As heavy snow and freezing conditions grind the region to a halt, we remember Hannah Hauxwell and the documentary which brought to light the sub-zero challenges she overcame during her time at Low Birk Hatt Farm, Baldersdale – the site of DWT’s Hannah’s Meadows.
The hill farmer became a household name after the 1973 documentary “Too Long a Winter” captured her battle to farm the 80-acre site alone and live without electricity or running water. In her opening scene she leads her only milking cow uphill through an icy blizzard to shelter. At the age of only 46, her hair was as white as the snow.
Hannah, who sadly passed away this January aged 91, inherited the farm when her parents died. She never married and often went weeks without seeing anyone. On the documentary she is seen carrying her monthly shopping delivery home, it was left on a wall for her to collect – three fields away.
Despite being one of several Dales farmers in the documentary, Hannah was the one who captured the heart and minds of the nation. Letters and donations flooded in and enabled Hannah to install electricity and buy more cows.

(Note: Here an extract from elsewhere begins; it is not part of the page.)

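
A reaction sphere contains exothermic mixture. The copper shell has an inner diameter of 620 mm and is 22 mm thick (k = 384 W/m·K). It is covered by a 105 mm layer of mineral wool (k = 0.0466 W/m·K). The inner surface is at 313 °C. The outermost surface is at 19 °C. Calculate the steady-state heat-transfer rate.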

A second documentary, “A Winter Too Many”, revisited Hannah two decades later. She was retiring and preparing to sell the farm due to increasing challenges and bad health. Hannah went on to feature in further programmes and even became an unlikely Hollywood star.
DWT acquired Hannah’s meadow when she retired. Hannah managed the grassland in the traditional way, with no artificial fertilisers which preserved the wide range of wildflowers found there and DWT have continued this traditional management.
The extreme temperatures and icy blizzards that surround us now provide us with a picture of the outdoor conditions Hannah had to face. Yet many of us are lucky, the heating is blasting and the office is closed. It seems remarkable that Hannah managed to live the life she did, in the conditions she did, just over 40 years ago.
We now look forward to the arrival of spring and the wildflowers, so we can visit Hannah’s Meadows and see her legacy just as she intended and when she would have enjoyed it the most – after winter.